Il n'a pas eu à lire à la lumière d'une bougie, mais il n'a pas été enregistré, faute d'équipement adéquat dans cette salle-là. Sa lecture n'a été qu'un moment fugace dont, alors même qu'il s'exécutait, nous ne savions pas si ce que nos mémoires en conserveraient serait la beauté du texte, la cordialité de la personne, ou cette longue chaîne de rires et de chaises escaladant les escaliers dans le silence de la Bibliothèque désertée par son personnel et ses lecteurs.
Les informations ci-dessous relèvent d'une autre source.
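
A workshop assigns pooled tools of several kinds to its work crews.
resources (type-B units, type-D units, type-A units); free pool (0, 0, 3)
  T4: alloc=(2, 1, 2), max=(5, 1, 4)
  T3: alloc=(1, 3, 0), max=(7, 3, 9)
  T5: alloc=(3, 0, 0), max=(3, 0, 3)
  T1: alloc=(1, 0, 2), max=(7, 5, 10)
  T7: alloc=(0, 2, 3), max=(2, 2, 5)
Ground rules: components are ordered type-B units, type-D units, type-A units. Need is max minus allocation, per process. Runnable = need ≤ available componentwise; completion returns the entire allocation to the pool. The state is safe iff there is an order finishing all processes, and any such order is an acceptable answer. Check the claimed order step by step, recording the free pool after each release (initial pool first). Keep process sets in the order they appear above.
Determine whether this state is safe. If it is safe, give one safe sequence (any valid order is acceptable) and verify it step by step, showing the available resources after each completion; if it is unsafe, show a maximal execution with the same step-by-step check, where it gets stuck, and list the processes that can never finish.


UNSAFE — no complete ordering exists.
Key observation: no order helps: past T5, T7, T4, the free pool tops out at (5, 3, 8), below what each blocked process needs in type-B units.
Going as far as possible: T5, T7, T4; after that, nothing fits. Step-by-step check:
  pool = (0, 0, 3)
  T5: need (0, 0, 3) fits (0, 0, 3); releases (3, 0, 0), pool now (3, 0, 3)
  T7: need (2, 0, 2) fits (3, 0, 3); releases (0, 2, 3), pool now (3, 2, 6)
  T4: need (3, 0, 2) fits (3, 2, 6); releases (2, 1, 2), pool now (5, 3, 8)
  T3 cannot run: need (6, 0, 9) vs free (5, 3, 8) (insufficient type-B units and type-A units)
  T1 cannot run: need (6, 5, 8) vs free (5, 3, 8) (insufficient type-B units and type-D units)
Processes that can never finish: T3 and T1.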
Nous nous acharnons à enregistrer, mettre en ligne, dupliquer, cataloguer les copies, les stocker, les conserver, mais qui les regardera ? Comment éprouver ou retrouver le charme d'un tel moment seul devant l'écran de son ordinateur ? Et ces enregistrements, dureront-ils ? Ne passeront-ils pas comme l'ont fait nos fax et nos photocopies d'autrefois ? Ne deviendront-ils pas si nombreux, qu'accablés par leur masse, nous les délaisserons ? Le goût des archives enregistrées n'est-il pas spécifique à notre génération, encore émerveillée par le fait que l'on puisse tout enregistrer partout et tout le temps ? N'aurons-nous pas envie d'oublier ? N'aurons-nous pas envie de décider que cela s'est déposé en nous, que rien n'est effacé, que l'on n'y a simplement plus accès, mais que cela, en son temps, nous a constitués, et pour longtemps, et définitivement.